Local governments, he said, often also have the power to end agreements with ICE or the for-profit companies operating the facilities.
"Over and over we’ve seen that despite the promise of cost savings and job creation, private facilities have not been able to achieve either."
Rosales, who is also a field organizer with the immigrant rights advocacy group New Mexico Dream Team, said he’d like to see the Otero detention center closed and the land used for something that would benefit Chaparral residents, as most of the employees at the detention center don’t live in the community.
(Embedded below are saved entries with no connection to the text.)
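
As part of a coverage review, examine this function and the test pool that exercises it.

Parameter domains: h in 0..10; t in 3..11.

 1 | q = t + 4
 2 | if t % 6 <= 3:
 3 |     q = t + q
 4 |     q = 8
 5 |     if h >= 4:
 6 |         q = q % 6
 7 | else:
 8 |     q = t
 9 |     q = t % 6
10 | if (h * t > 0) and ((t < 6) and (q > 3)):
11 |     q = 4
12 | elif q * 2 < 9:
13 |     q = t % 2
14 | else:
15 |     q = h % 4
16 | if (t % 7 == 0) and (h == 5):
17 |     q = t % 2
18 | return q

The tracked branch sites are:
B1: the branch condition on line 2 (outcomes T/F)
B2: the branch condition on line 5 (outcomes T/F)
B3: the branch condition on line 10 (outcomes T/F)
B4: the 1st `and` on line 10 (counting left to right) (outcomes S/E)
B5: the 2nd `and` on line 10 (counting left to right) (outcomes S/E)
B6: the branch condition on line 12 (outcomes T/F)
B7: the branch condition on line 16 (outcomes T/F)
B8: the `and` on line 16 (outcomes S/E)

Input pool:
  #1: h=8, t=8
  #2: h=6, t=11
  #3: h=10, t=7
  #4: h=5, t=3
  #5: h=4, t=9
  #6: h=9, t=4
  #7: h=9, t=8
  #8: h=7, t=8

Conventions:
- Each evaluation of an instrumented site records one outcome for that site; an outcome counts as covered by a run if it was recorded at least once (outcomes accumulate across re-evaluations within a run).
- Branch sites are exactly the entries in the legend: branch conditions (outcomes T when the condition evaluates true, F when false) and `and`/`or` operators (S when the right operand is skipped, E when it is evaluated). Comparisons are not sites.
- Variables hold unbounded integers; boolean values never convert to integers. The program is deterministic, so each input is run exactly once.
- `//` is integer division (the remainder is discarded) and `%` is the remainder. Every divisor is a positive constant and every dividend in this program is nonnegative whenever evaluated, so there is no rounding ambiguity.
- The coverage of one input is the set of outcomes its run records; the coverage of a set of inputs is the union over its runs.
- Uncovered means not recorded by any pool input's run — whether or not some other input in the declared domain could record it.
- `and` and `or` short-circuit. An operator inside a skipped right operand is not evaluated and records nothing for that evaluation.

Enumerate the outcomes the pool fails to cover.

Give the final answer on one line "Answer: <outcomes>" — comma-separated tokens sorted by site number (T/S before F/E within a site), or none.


run #1 (h=8, t=8) runs B1->T, B2->T, B4->E, B5->S, B3->F, B6->T, B8->S, B7->F; records B1=T, B2=T, B3=F, B4=E, B5=S, B6=T, B7=F, B8=S
run #2 (h=6, t=11) runs B1->F, B4->E, B5->S, B3->F, B6->F, B8->S, B7->F; records B1=F, B3=F, B4=E, B5=S, B6=F, B7=F, B8=S
run #3 (h=10, t=7) runs B1->T, B2->T, B4->E, B5->S, B3->F, B6->T, B8->E, B7->F; records B1=T, B2=T, B3=F, B4=E, B5=S, B6=T, B7=F, B8=E
run #4 (h=5, t=3) runs B1->T, B2->T, B4->E, B5->E, B3->F, B6->T, B8->S, B7->F; records B1=T, B2=T, B3=F, B4=E, B5=E, B6=T, B7=F, B8=S
run #5 (h=4, t=9) runs B1->T, B2->T, B4->E, B5->S, B3->F, B6->T, B8->S, B7->F; records B1=T, B2=T, B3=F, B4=E, B5=S, B6=T, B7=F, B8=S
run #6 (h=9, t=4) runs B1->F, B4->E, B5->E, B3->T, B8->S, B7->F; records B1=F, B3=T, B4=E, B5=E, B7=F, B8=S
run #7 (h=9, t=8) runs B1->T, B2->T, B4->E, B5->S, B3->F, B6->T, B8->S, B7->F; records B1=T, B2=T, B3=F, B4=E, B5=S, B6=T, B7=F, B8=S
run #8 (h=7, t=8) runs B1->T, B2->T, B4->E, B5->S, B3->F, B6->T, B8->S, B7->F; records B1=T, B2=T, B3=F, B4=E, B5=S, B6=T, B7=F, B8=S
union over the pool: B1=T, B1=F, B2=T, B3=T, B3=F, B4=E, B5=S, B5=E, B6=T, B6=F, B7=F, B8=S, B8=E
uncovered (3 of 16): B2=F, B4=S, B7=T
Answer: B2=F, B4=S, B7=T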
Instead of immigrant detention, it could be a manufacturing plant, he said, or an athletic center where residents could play sports and hang out.
“It makes me really angry because I’m also undocumented and if someday I’m detained, I could also go to one of those places,” he said. “Anyone can end up in one of those places and they’re very ugly.”
Kristin Greer Love, a Central New Mexico Community College teacher and policy attorney, said that although these facilities are holding people in civil detention for administrative purposes, they operate like criminal prisons.
"It’s up to all of us to create enough outrage and pressure to drive down detention."
“This is a prison and it’s designed to punish and discipline and that’s the system we’ve set up in the U.S., we’re going to harm people and keep them in a cage if they try to seek asylum,” said Greer Love, who previously worked for the ACLU of New Mexico. “The key point is none of this is inevitable, this is by design and to me, it’s really not clear at all what this is accomplishing.”
Sheff, with the ACLU of New Mexico, echoed that point, saying that people could stay with friends and family or other support networks during immigration proceedings instead. Those programs have been shown to be very successful because people have better access to resources like attorneys and counseling.
“It’s up to all of us to create enough outrage and pressure to drive down detention,” Sheff said, “and work towards a world where people are no longer being detained civilly.”